In Cold Blood is one of my favorites. Def read it. It defined a genre.
Good luck on Ulysses. *thud*
Northanger Abbey is good too. I read it at the same time that I was forced to read all the other Jane Austen and it was the only one I liked. I had a prof that thought the sun rose and set with Austen. By the end of the semester we all wanted to go back in time and stab her with her own pen.
If I were an English Prof I would force my students to read all of Margaret Atwood's books. Oryx and Crake. Great book. Rah. :)

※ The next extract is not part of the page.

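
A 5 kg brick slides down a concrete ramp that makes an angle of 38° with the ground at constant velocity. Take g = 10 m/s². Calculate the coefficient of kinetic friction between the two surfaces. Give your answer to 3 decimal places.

At constant velocity the net force along the incline is zero: mg sin 38° = μ mg cos 38°.
So μ = tan 38° = 0.6157 / 0.7880 = 0.7813.

0.781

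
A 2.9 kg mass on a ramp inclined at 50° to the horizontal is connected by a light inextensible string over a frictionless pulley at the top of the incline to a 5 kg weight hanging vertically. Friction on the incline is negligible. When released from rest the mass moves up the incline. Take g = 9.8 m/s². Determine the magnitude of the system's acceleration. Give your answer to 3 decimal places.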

I have Lolita on my To Read pile also. If you are going to read it in the near future, let me know and I'll pick it up.
(no subject)
Date: 2007-10-13 11:32 pm (UTC)In general, I like most things I read, Moby Dick being a def. exception. And I love train-of-thought writing...so Ulysses might not be so bad for me. :)

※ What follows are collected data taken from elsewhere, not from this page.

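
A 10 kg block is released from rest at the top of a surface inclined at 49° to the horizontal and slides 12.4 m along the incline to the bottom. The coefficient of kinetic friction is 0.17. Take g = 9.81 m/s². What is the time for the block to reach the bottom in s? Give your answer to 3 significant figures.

The weight component along the incline is mg sin 49° = 74.037 N and the normal force is N = mg cos 49° = 64.359 N.
Friction up the slope is f = μN = 0.17 × 64.359 = 10.941 N, so the net downslope force is 74.037 − 10.941 = 63.096 N and a = 63.096 / 10 = 6.3096 m/s².
Starting from rest, L = ½at², so t = √(2L/a) = √(2 × 12.4 / 6.3096) = 1.9826 s.

1.98 s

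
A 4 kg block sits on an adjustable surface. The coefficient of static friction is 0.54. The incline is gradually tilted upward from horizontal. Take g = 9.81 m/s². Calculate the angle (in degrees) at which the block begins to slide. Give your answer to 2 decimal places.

28.37°

At the threshold of sliding, static friction is at its maximum μ_s N and exactly balances the weight component along the incline: mg sin θ = μ_s mg cos θ.
Hence tan θ = μ_s = 0.54, so θ = arctan(0.54) = 28.3690°.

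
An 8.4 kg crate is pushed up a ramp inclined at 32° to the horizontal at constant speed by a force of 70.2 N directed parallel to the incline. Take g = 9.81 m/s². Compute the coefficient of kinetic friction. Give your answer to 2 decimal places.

0.38

At constant speed ΣF = 0 along the incline. The applied 70.2 N acts up the slope; the weight component mg sin 32° = 43.667 N and kinetic friction μN both act down the slope.
So 70.2 = 43.667 + μ × 69.883, giving μ = (70.2 − 43.667) / 69.883 = 0.3797.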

I am alllll about Jane Austen, but it's rare to find someone who has read her stuff and can debate her merits/bad points.
(no subject)
Date: 2007-10-14 03:39 am (UTC)It's been 24 years since I read Jane Austen. Something tells me that we won't have a very long debate. x_x
I promised to make a positive post on my journal and have not made one yet. I promised myself that I would make MORE posts to my journal and have not done so yet. Why. I dunno. I just don't do it.
I'm reading Jennifer Government right now. It's very entertaining. :)
(no subject)
Date: 2007-10-17 03:03 am (UTC)The only Joyce Carol Oates I've read is her YA novel Big Mouth and Ugly Girl.
(no subject)
Date: 2007-10-17 04:28 am (UTC)I couldn't begin to name all the Oates I've read over the years. I think the last thing I read was Black Water. I know she's written a lot of other things since then.
I'm glad that most of my favorite writers are contemporary - Mostly Atwood.
I lost Kurt Vonnegut. My mind hurts a little when I think that I'll never get to tell Kurt Vonnegut how much his books meant to me. I should have done it when I had the chance. I plan to do it with Atwood.